Bloomberg established the Plan to allow employees to fund retirement/other financial needs and provide different investment options to enable participants to invest according to varying risk tolerances/savings time horizons/financial goals. Objectives of the Plan include:
1) Providing opportunities to supplement retirement income
2) Providing prudent investment options meeting the needs of Bloomberg’s workforce
3) Offering competitive investment options
4) Encouraging high participation rate.
Bloomberg integrates ESG into selection criteria/monitoring processes - consideration is given to include funds managed by firms committed to incorporating ESG factors into investment processes - alongside other factors: investment manager organization, fees, investment process, asset levels, performance.
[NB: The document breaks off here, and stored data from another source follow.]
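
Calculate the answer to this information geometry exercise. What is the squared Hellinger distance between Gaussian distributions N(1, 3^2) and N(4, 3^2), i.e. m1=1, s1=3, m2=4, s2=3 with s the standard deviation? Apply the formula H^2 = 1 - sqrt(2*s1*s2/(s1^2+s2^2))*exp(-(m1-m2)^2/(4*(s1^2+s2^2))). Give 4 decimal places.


Squared Hellinger distance for Gaussians:
H^2 = 1 - sqrt(2*s1*s2/(s1^2+s2^2)) * exp(-(m1-m2)^2/(4*(s1^2+s2^2))).
s1^2 = 9, s2^2 = 9, s1^2+s2^2 = 18.
sqrt(2*3*3/(18)) = 1.0.
(m1-m2)^2 = (-3)^2 = 9.
exp(-9/(4*18)) = exp(-0.125) = 0.882497.
H^2 = 1 - 1.0*0.882497 = 0.1175

0.1175


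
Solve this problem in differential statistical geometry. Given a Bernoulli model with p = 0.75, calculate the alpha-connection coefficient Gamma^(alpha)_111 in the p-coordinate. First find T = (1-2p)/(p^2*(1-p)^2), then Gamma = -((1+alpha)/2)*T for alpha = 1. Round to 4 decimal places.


Skewness (Amari-Chentsov) tensor: T = (1-2p)/(p^2*(1-p)^2).
p = 0.75, 1-2p = -0.5, p^2 = 0.5625, (1-p)^2 = 0.0625.
T = -0.5/(0.5625 * 0.0625) = -14.222222.
In the p-coordinate, Gamma^(alpha) = Gamma^(0) - (alpha/2)*T with Gamma^(0) = (1/2)*g'(p) = -T/2,
so Gamma^(alpha) = -((1+alpha)/2)*T.
alpha = 1, -(1+alpha)/2 = -1.0.
Gamma = -1.0 * -14.222222 = 14.2222

14.2222


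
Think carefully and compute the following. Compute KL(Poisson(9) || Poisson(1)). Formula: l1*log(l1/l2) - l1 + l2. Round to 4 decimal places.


KL divergence for Poisson:
KL = l1*log(l1/l2) - l1 + l2.
l1 = 9, l2 = 1.
log(9/1) = 2.197225.
l1*log(l1/l2) = 9 * 2.197225 = 19.775021.
KL = 19.775021 - 9 + 1 = 11.7750

11.7750


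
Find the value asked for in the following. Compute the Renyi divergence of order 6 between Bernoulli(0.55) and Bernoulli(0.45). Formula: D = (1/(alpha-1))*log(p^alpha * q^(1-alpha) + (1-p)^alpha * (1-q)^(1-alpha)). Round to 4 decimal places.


Renyi divergence of order alpha between Bernoulli distributions:
D = (1/(alpha-1))*log(p^alpha * q^(1-alpha) + (1-p)^alpha * (1-q)^(1-alpha)).
alpha = 6, p = 0.55, q = 0.45.
p^alpha * q^(1-alpha) = 0.55^6 * 0.45^-5 = 1.500077.
(1-p)^alpha * (1-q)^(1-alpha) = 0.45^6 * 0.55^-5 = 0.164992.
sum = 1.500077 + 0.164992 = 1.665069.
D = (1/5)*log(1.665069) = 0.1020

0.1020


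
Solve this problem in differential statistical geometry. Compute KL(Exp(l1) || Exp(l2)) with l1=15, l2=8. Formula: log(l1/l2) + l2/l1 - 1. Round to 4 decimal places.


KL divergence for exponential family:
KL = log(l1/l2) + l2/l1 - 1.
log(15/8) = 0.628609.
8/15 = 0.533333.
KL = 0.628609 + 0.533333 - 1 = 0.1619

0.1619


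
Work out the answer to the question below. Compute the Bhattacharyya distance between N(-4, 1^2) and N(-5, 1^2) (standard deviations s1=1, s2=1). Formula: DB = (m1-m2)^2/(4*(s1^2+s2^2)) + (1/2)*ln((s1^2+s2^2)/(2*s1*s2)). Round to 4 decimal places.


Bhattacharyya distance between two Gaussians:
DB = (m1-m2)^2/(4*(s1^2+s2^2)) + (1/2)*ln((s1^2+s2^2)/(2*s1*s2)).
(m1-m2)^2 = (1)^2 = 1.
s1^2+s2^2 = 1 + 1 = 2.
term1 = 1/8 = 0.125.
term2 = 0.5*ln(2/2.0) = 0.0.
DB = 0.125 + 0.0 = 0.1250

0.1250


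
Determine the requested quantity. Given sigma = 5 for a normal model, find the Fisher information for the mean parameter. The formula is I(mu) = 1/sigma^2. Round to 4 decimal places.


The Fisher information for the mean of a normal distribution is I(mu) = 1/sigma^2.
sigma = 5, so sigma^2 = 25.
I(mu) = 1/25 = 0.0400

0.0400


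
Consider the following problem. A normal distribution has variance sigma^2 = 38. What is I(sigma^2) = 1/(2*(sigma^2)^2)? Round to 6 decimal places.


Fisher information for variance: I(sigma^2) = 1/(2*sigma^4).
sigma^2 = 38, so sigma^4 = 1444.
I = 1/(2*1444) = 1/2888 = 0.000346

0.000346


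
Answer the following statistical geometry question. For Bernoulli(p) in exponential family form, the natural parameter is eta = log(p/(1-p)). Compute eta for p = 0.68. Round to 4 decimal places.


Natural parameter for Bernoulli: eta = log(p/(1-p)).
p = 0.68, 1-p = 0.32.
p/(1-p) = 2.125.
eta = log(2.125) = 0.7538

0.7538


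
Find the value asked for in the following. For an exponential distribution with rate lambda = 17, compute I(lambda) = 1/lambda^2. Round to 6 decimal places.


Fisher information for exponential: I(lambda) = 1/lambda^2.
lambda = 17, lambda^2 = 289.
I = 1/289 = 0.003460

0.003460


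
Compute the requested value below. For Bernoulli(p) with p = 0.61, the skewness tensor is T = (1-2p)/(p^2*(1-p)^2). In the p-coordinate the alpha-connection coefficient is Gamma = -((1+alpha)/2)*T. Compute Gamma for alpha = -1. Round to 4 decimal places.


Skewness (Amari-Chentsov) tensor: T = (1-2p)/(p^2*(1-p)^2).
p = 0.61, 1-2p = -0.22, p^2 = 0.3721, (1-p)^2 = 0.1521.
T = -0.22/(0.3721 * 0.1521) = -3.887172.
In the p-coordinate, Gamma^(alpha) = Gamma^(0) - (alpha/2)*T with Gamma^(0) = (1/2)*g'(p) = -T/2,
so Gamma^(alpha) = -((1+alpha)/2)*T.
alpha = -1, -(1+alpha)/2 = 0.0.
Gamma = 0.0 * -3.887172 = 0.0000

0.0000


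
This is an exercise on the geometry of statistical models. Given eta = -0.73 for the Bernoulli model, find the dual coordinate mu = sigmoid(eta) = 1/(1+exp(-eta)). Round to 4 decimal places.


Dual coordinate (expectation parameter) for Bernoulli:
mu = 1/(1+exp(-eta)).
eta = -0.73.
exp(-eta) = exp(0.73) = 2.075081.
mu = 1/(1+2.075081) = 0.3252

0.3252


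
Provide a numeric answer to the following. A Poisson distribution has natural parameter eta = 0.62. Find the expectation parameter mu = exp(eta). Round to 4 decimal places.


Expectation parameter for Poisson exponential family:
mu = exp(eta).
eta = 0.62.
mu = exp(0.62) = 1.8589

1.8589


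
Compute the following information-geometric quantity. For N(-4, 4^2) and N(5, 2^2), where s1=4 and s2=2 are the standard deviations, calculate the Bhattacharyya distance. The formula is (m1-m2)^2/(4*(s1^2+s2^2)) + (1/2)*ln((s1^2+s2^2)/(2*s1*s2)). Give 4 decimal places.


Bhattacharyya distance between two Gaussians:
DB = (m1-m2)^2/(4*(s1^2+s2^2)) + (1/2)*ln((s1^2+s2^2)/(2*s1*s2)).
(m1-m2)^2 = (-9)^2 = 81.
s1^2+s2^2 = 16 + 4 = 20.
term1 = 81/80 = 1.0125.
term2 = 0.5*ln(20/16.0) = 0.111572.
DB = 1.0125 + 0.111572 = 1.1241

1.1241


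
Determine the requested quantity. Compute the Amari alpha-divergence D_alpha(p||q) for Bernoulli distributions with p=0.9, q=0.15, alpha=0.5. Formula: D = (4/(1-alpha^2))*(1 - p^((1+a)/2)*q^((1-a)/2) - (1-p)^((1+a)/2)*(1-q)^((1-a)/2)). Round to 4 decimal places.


Amari alpha-divergence:
D = (4/(1-alpha^2))*(1 - p^((1+a)/2)*q^((1-a)/2) - (1-p)^((1+a)/2)*(1-q)^((1-a)/2)).
alpha = 0.5, p = 0.9, q = 0.15.
e1 = (1+alpha)/2 = 0.75, e2 = (1-alpha)/2 = 0.25.
t1 = p^e1 * q^e2 = 0.9^0.75 * 0.15^0.25 = 0.575049.
t2 = (1-p)^e1 * (1-q)^e2 = 0.1^0.75 * 0.85^0.25 = 0.170748.
4/(1-alpha^2) = 5.333333.
D = 5.333333*(1 - 0.575049 - 0.170748) = 1.3558

1.3558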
Bloomberg believes ESG issues pose risks/opportunities for portfolios/portfolio companies and real assets and impact investment risks/returns. Also, Plan participants may have strong views on aligning investments with personal values and utilize ESG criteria when making investment decisions.
For monitoring, goal for investment funds is to produce consistent, competitive results vs. benchmark/peer group/risk characteristics. Investment Committee uses three-/five-year annualized, time-weighted total rates of return, net of fees, as primary performance measurement. Managers’ investment philosophy/process/staff are also evaluated regularly. ESG considerations are included in evaluation of investment options. We expect investment managers to integrate ESG factors into investment analysis/decision-making where appropriate.